The Procurator General's Office has charged Leonid Kozachenko with abuse of office for taking bribes for the illegal sale of grain to foreign buyers at reduced prices. He has also been charged with tax evasion for failing to declare 584,940 hrv as director general of the firm UkrAgroBusiness.

As vice prime minister in the government of Anatolii Kinakh from June 2001 to November 2002, Mr. Kozachenko was in charge of agricultural policy. If convicted he could face up to eight years imprisonment on the first charge and 10 years on the second. The case is one of 90 such investigations Ukraine's chief law enforcement agency has been pursuing throughout Ukraine.

On March 25 President Leonid Kuchma said he was satisfied with the work of the Procurator General's Office thus far, which had turned up startling evidence of wrongdoing. Prosecutors said they have found violations of law in all of Ukraine's 27 regions.

President Kuchma noted that many of the illegal foreign transactions involved great deals for foreign buyers. He said that at times "the prices that were set for [grain] export and those that were reported in customs differed by up to 30 percent."

The Ukrainian president said the best outcome from the scandal would be if reporting and enforcement mistakes were not repeated. Mr. Kuchma emphasized that he believes those who closed their eyes and ears to what was happening around them bear the same guilt as those who took part in the criminal activity.

While Mr. Kuchma underscored that he wanted to keep the investigation separate of the politics, the organization that former Prime Minister Kinakh currently heads, the Union of Industrialists and Entrepreneurs, claimed that the charges against Mr. Kozachenko were exclusively of a political origin and reflected an effort to hide a failure to implement structural economic reforms.

The arrest of Mr. Kozachenko, 48, came after the Procurator General's Office received instructions from President Kuchma to look into the current situation in Ukraine's grain market, where revelations of grain shortages had thrown the country's vital bread-making industry into turmoil. The crisis began in mid-February, when bread prices began to rise dramatically in some southern oblasts of Ukraine amid allegations of severe grain shortages. The current minister of agrarian policy, Serhii Ryzhuk, originally said the deficit was not caused by "abuses... but by flawed statistic-gathering methods."

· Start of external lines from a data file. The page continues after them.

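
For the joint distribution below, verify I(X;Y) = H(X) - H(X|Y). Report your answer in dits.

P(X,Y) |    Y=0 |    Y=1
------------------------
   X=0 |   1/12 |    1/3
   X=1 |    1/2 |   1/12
I(X;Y) = 0.1005 dits

Mutual information has multiple equivalent forms:
- I(X;Y) = H(X) - H(X|Y)
- I(X;Y) = H(Y) - H(Y|X)
- I(X;Y) = H(X) + H(Y) - H(X,Y)

Computing all quantities:
H(X) = 0.2950, H(Y) = 0.2950, H(X,Y) = 0.4894
H(X|Y) = 0.1944, H(Y|X) = 0.1944

Verification:
H(X) - H(X|Y) = 0.2950 - 0.1944 = 0.1005
H(Y) - H(Y|X) = 0.2950 - 0.1944 = 0.1005
H(X) + H(Y) - H(X,Y) = 0.2950 + 0.2950 - 0.4894 = 0.1005

All forms give I(X;Y) = 0.1005 dits. ✓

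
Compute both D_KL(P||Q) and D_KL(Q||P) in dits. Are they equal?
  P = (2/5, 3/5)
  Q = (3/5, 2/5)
D_KL(P||Q) = 0.0352, D_KL(Q||P) = 0.0352

KL divergence is not symmetric: D_KL(P||Q) ≠ D_KL(Q||P) in general.

D_KL(P||Q) = 0.0352 dits
D_KL(Q||P) = 0.0352 dits

In this case they happen to be equal (to 4 decimal places).

This asymmetry is why KL divergence is not a true distance metric.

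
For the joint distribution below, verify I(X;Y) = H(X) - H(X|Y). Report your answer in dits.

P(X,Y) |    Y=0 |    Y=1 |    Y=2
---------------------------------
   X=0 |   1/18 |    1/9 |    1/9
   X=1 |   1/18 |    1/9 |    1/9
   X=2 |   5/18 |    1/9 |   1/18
I(X;Y) = 0.0448 dits

Mutual information has multiple equivalent forms:
- I(X;Y) = H(X) - H(X|Y)
- I(X;Y) = H(Y) - H(Y|X)
- I(X;Y) = H(X) + H(Y) - H(X,Y)

Computing all quantities:
H(X) = 0.4656, H(Y) = 0.4731, H(X,Y) = 0.8939
H(X|Y) = 0.4208, H(Y|X) = 0.4283

Verification:
H(X) - H(X|Y) = 0.4656 - 0.4208 = 0.0448
H(Y) - H(Y|X) = 0.4731 - 0.4283 = 0.0448
H(X) + H(Y) - H(X,Y) = 0.4656 + 0.4731 - 0.8939 = 0.0448

All forms give I(X;Y) = 0.0448 dits. ✓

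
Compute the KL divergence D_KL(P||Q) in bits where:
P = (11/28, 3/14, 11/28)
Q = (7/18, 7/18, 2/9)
0.1444 bits

KL divergence: D_KL(P||Q) = Σ p(x) log(p(x)/q(x))

Computing term by term:
  x=0: 11/28 × log_2[(11/28)/(7/18)] = 11/28 × 0.0146 = 0.0058
  x=1: 3/14 × log_2[(3/14)/(7/18)] = 3/14 × -0.8598 = -0.1842
  x=2: 11/28 × log_2[(11/28)/(2/9)] = 11/28 × 0.8220 = 0.3229

D_KL(P||Q) = 0.1444 bits

Note: KL divergence is always non-negative and equals 0 iff P = Q.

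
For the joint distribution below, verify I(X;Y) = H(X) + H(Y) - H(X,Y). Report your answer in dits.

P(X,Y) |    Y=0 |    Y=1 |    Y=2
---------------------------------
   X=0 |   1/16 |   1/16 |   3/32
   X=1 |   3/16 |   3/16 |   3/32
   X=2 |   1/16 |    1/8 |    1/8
I(X;Y) = 0.0150 dits

Mutual information has multiple equivalent forms:
- I(X;Y) = H(X) - H(X|Y)
- I(X;Y) = H(Y) - H(Y|X)
- I(X;Y) = H(X) + H(Y) - H(X,Y)

Computing all quantities:
H(X) = 0.4565, H(Y) = 0.4755, H(X,Y) = 0.9169
H(X|Y) = 0.4415, H(Y|X) = 0.4604

Verification:
H(X) - H(X|Y) = 0.4565 - 0.4415 = 0.0150
H(Y) - H(Y|X) = 0.4755 - 0.4604 = 0.0150
H(X) + H(Y) - H(X,Y) = 0.4565 + 0.4755 - 0.9169 = 0.0150

All forms give I(X;Y) = 0.0150 dits. ✓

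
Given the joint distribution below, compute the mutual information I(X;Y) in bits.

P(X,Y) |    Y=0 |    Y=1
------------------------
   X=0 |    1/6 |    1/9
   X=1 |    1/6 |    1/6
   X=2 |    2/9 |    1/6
0.0049 bits

Mutual information: I(X;Y) = H(X) + H(Y) - H(X,Y)

Marginals:
P(X) = (5/18, 1/3, 7/18), H(X) = 1.5715 bits
P(Y) = (5/9, 4/9), H(Y) = 0.9911 bits

Joint entropy: H(X,Y) = 2.5577 bits

I(X;Y) = 1.5715 + 0.9911 - 2.5577 = 0.0049 bits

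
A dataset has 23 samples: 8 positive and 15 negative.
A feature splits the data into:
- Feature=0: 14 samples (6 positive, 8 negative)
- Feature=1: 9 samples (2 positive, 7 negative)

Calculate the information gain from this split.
0.0334 bits

Information Gain = H(Y) - H(Y|Feature)

Before split:
P(positive) = 8/23 = 0.3478
H(Y) = 0.9321 bits

After split:
Feature=0: H = 0.9852 bits (weight = 14/23)
Feature=1: H = 0.7642 bits (weight = 9/23)
H(Y|Feature) = (14/23)×0.9852 + (9/23)×0.7642 = 0.8987 bits

Information Gain = 0.9321 - 0.8987 = 0.0334 bits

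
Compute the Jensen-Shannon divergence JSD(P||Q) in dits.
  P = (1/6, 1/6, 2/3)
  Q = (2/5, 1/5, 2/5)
0.0184 dits

Jensen-Shannon divergence is:
JSD(P||Q) = 0.5 × D_KL(P||M) + 0.5 × D_KL(Q||M)
where M = 0.5 × (P + Q) is the mixture distribution.

M = 0.5 × (1/6, 1/6, 2/3) + 0.5 × (2/5, 1/5, 2/5) = (0.283333, 0.183333, 8/15)

D_KL(P||M) = 0.0193 dits
D_KL(Q||M) = 0.0175 dits

JSD(P||Q) = 0.5 × 0.0193 + 0.5 × 0.0175 = 0.0184 dits

Unlike KL divergence, JSD is symmetric and bounded: 0 ≤ JSD ≤ log(2).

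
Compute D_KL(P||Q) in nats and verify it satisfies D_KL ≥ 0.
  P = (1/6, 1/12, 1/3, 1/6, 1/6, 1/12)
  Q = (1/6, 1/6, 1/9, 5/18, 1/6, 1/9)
0.1993 nats

KL divergence satisfies the Gibbs inequality: D_KL(P||Q) ≥ 0 for all distributions P, Q.

D_KL(P||Q) = Σ p(x) log(p(x)/q(x))
Term by term:
  x=0: 1/6 × log_e[(1/6)/(1/6)] = 0.0000
  x=1: 1/12 × log_e[(1/12)/(1/6)] = -0.0578
  x=2: 1/3 × log_e[(1/3)/(1/9)] = 0.3662
  x=3: 1/6 × log_e[(1/6)/(5/18)] = -0.0851
  x=4: 1/6 × log_e[(1/6)/(1/6)] = 0.0000
  x=5: 1/12 × log_e[(1/12)/(1/9)] = -0.0240
D_KL(P||Q) = 0.1993 nats

D_KL(P||Q) = 0.1993 ≥ 0 ✓

This non-negativity is a fundamental property: relative entropy cannot be negative because it measures how different Q is from P.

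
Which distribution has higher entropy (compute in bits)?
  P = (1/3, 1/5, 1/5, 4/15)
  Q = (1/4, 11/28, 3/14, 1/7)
P

Computing entropies in bits:
H(P) = 1.9656
H(Q) = 1.9068

Distribution P has higher entropy.

Intuition: The distribution closer to uniform (more spread out) has higher entropy.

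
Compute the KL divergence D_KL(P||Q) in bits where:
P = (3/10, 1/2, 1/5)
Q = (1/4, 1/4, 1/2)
0.3145 bits

KL divergence: D_KL(P||Q) = Σ p(x) log(p(x)/q(x))

Computing term by term:
  x=0: 3/10 × log_2[(3/10)/(1/4)] = 3/10 × 0.2630 = 0.0789
  x=1: 1/2 × log_2[(1/2)/(1/4)] = 1/2 × 1.0000 = 0.5000
  x=2: 1/5 × log_2[(1/5)/(1/2)] = 1/5 × -1.3219 = -0.2644

D_KL(P||Q) = 0.3145 bits

Note: KL divergence is always non-negative and equals 0 iff P = Q.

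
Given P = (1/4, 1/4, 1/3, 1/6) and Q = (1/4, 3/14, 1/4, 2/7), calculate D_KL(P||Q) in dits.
0.0194 dits

KL divergence: D_KL(P||Q) = Σ p(x) log(p(x)/q(x))

Computing term by term:
  x=0: 1/4 × log_10[(1/4)/(1/4)] = 1/4 × 0.0000 = 0.0000
  x=1: 1/4 × log_10[(1/4)/(3/14)] = 1/4 × 0.0669 = 0.0167
  x=2: 1/3 × log_10[(1/3)/(1/4)] = 1/3 × 0.1249 = 0.0416
  x=3: 1/6 × log_10[(1/6)/(2/7)] = 1/6 × -0.2341 = -0.0390

D_KL(P||Q) = 0.0194 dits

Note: KL divergence is always non-negative and equals 0 iff P = Q.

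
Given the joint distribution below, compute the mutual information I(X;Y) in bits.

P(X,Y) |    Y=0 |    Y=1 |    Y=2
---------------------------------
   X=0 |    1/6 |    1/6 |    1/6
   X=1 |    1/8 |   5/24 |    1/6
0.0077 bits

Mutual information: I(X;Y) = H(X) + H(Y) - H(X,Y)

Marginals:
P(X) = (1/2, 1/2), H(X) = 1.0000 bits
P(Y) = (7/24, 3/8, 1/3), H(Y) = 1.5774 bits

Joint entropy: H(X,Y) = 2.5698 bits

I(X;Y) = 1.0000 + 1.5774 - 2.5698 = 0.0077 bits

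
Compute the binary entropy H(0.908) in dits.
0.1334 dits

The binary entropy function is:
H(p) = -p log(p) - (1-p) log(1-p)

H(0.908) = -0.908 × log_10(0.908) - 0.092 × log_10(0.092)
H(0.908) = 0.1334 dits

Note: Binary entropy is maximized at p=0.5 (H=1 bit) and minimized at p=0 or p=1 (H=0).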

Over the last six weeks, prosecutors have accused individual farms, traders and regional officials of inflating the figures of current reserves and last year's grain harvest, which was originally reported to have been about 39 million tons. Prosecutors now say the amount of the harvest was "substantially less."

Investigators continued to search for evidence that grain harvest figures were inflated to hide secret sales at reduced prices to foreign buyers. By inflating harvest numbers, those who undertook the criminal activity allowed themselves a greater share of international sales, ceilings for which are derived as a percent of the total harvest.

In an interview with the newspaper Den, Procurator Tatiana Korniakova cited a Ukrainian-Egyptian deal as a specific example of how set prices and delivery prices differed. She said that, while an agreement between Egypt and Ukraine had directed that grain sales occur at a government-set price of $80 per ton of wheat, customs documents showed grain transfers had been made at $50 per ton.

Among the regions of southern Ukraine reporting the largest discrepancies between the harvest figures as reported last year and the current, more accurate numbers were the Crimean Autonomous Republic, Dnipropetrovsk Oblast and Zaporizhia Oblast.

President Kuchma said Ukraine had supplemented local grain stores from its central depositories, which had stabilized the pricing situation in the country. However, the president said he looked askance at the manner by which oblasts and municipalities had allowed themselves to be left with shortfalls.

"Kyiv sold grain openly, but it was the first to ask for state supplements," noted Mr. Kuchma.